LAST Monday, the Federal Road Safety Corps (FRSC) was in the news for the wrong reasons. Its sector commander for Rivers State, Mr. Ayodele Kumapayi, had ignited national outrage after cutting the hair of some female personnel of the corps who in his view had transgressed the service rules by leaving their hair to grow beyond the capacity of their berets or by deliberately making long hairdos. The commander committed the outrage while carrying out a “hair, uniform and fingernails inspection” of staff. Assisted by able lieutenants, he had grabbed a pair of scissors and removed quite a bunch of what he considered to be excessive and offensive hair. The incident took place during a routine early morning parade in Port Harcourt, the Rivers State capital. Photographs of the commander and his team carrying out the punishment, which were published on the official FRSC Facebook page, were later taken down following the outrage online. But they are still trending.
Reacting to the incident, the Corps Marshal of the FRSC, Mr. Boboye Oyeyemi, swiftly ordered the recall of the sector commander as well as the other officers involved in the saga. According to a statement released by the corps spokesman, Mr. Bisi Kazeezm, the commander’s action was outside the mandate of the corps and his recall became necessary in order to pave the way for proper investigation of the matter. Kazeem debunked a report by an online medium that Kumapayi had been suspended, saying: “It is a recall, not a suspension.’’ The public would however have preferred an elaboration of the difference between the two terms.
To be sure, the female personnel obviously violated some rules of the corps. An official guide for female staff at FRSC parades reportedly says that they must maintain a hairstyle that can be tucked into their beret. But could the punishment for non-compliance have been an official attack on their dignity? Certainly not. In any event, the step taken by the sector commander certainly drew the ire of a cross section of the public who wondered why the affected female personnel could not have been allowed to cut their hair themselves even as they could have been required to serve other punishments. Lauretta Onochie, an aide to President Muhammadu Buhari, justly tagged the incident an act of “humiliation of women taken too far” in a post on Twitter.
To say the least, the image of the sector commander and his lieutenants administering the barbing exercise was certainly in poor taste. It demeaned those female members of the corps and damaged the public image of the corps as a gender-friendly organisation. If such a draconian measure could be taken against the women in the corps publicly, whatever is happening covertly is certainly worse and unedifying.
The sector may have finally forced its female personnel to comply with the rules but at what expense? A national outrage and international opprobrium could not have been the desire of the sector commander, but that was what he succeeded in getting for his excitable inclinations. We are sure that even his office has been demeaned by this singular act of indiscretion and whatever may have transpired between him and the Corps Marshal who had immediately summoned him after the incident, it is not likely that he will return to Rivers State to find his reputation still intact and wholesome. By the way, we wonder how and why a pair of scissors became so readily available. Is it part of the tools of the corps? Did the sector commander acquire it in anticipation of its eventual use? Or could there be more to this story than meets the eye?
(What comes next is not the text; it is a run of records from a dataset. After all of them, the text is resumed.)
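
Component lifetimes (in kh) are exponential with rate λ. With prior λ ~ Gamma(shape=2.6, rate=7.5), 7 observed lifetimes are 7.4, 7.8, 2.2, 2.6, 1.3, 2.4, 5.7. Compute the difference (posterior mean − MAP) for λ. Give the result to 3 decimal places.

0.027

Σ times = 29.4. Posterior: Gamma(shape = 2.6+7 = 9.6, rate = 7.5+29.4 = 36.9).
Mode = (α−1)/β = 8.6/36.9 = 0.233.
Mean = α/β = 9.6/36.9 = 0.260.
Difference = 0.260 − 0.233 = 0.027.
The posterior is right-skewed, so the mean exceeds the mode.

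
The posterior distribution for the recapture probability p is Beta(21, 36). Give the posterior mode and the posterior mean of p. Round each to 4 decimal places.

MAP = 0.3636; posterior mean = 0.3684

Mode = (21−1)/(21+36−2) = 20/55 = 0.3636.
Mean = 21/(21+36) = 21/57 = 0.3684.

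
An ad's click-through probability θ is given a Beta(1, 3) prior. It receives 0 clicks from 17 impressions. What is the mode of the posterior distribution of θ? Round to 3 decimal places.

0.000

Posterior: Beta(1+0, 3+17) = Beta(1, 20).
Since α = 1 ≤ 1 and β > 1, the Beta density is monotone decreasing on [0,1]; the mode is at 0.
Mean = 1/(1+20) = 0.048.
This is the posterior mode — the MAP estimate.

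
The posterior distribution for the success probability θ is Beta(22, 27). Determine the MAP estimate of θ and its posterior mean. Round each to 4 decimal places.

Mode = (22−1)/(22+27−2) = 21/47 = 0.4468.
Mean = 22/(22+27) = 22/49 = 0.4490.
Right-skewed posterior ⇒ mode < mean.

θ_MAP = 0.4468, E[θ|data] = 0.4490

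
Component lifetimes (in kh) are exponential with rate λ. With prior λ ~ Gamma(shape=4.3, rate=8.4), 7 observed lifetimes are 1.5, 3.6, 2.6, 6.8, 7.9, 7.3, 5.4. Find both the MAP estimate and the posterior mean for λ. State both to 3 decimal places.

Σ times = 35.1. Posterior: Gamma(shape = 4.3+7 = 11.3, rate = 8.4+35.1 = 43.5).
Mode = (α−1)/β = 10.3/43.5 = 0.237.
Mean = α/β = 11.3/43.5 = 0.260.

λ_MAP = 0.237, E[λ|data] = 0.260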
However, we find it necessary to warn the female personnel of the FRSC and other uniformed services to abide by the rules and regulations of their respective outfits at all times. If they no longer feel comfortable with the service rules, they should take the honourable path by tendering their resignation letters. That democratic option is infinitely better than wilfully flouting the rules. Wearing inappropriate hairstyles lowers the morale of their law-abiding colleagues.
We call on the FRSC authorities to apply the full weight of the service rules on the erring commander and his lieutenants. That is how to show the nation and the international community that it will not tolerate indiscipline in whatever form within its ranks. Beyond the FRSC, however, it is necessary to point out that this sad event is only emblematic of the conditions within the nation’s uniformed services. Videos of military officers torturing female recruits are available online, while stories of sexual harassment within the uniformed services are routine. We call on the concerned authorities to ensure that cases of gender-based discrimination and oppression are eliminated in the respective organisations.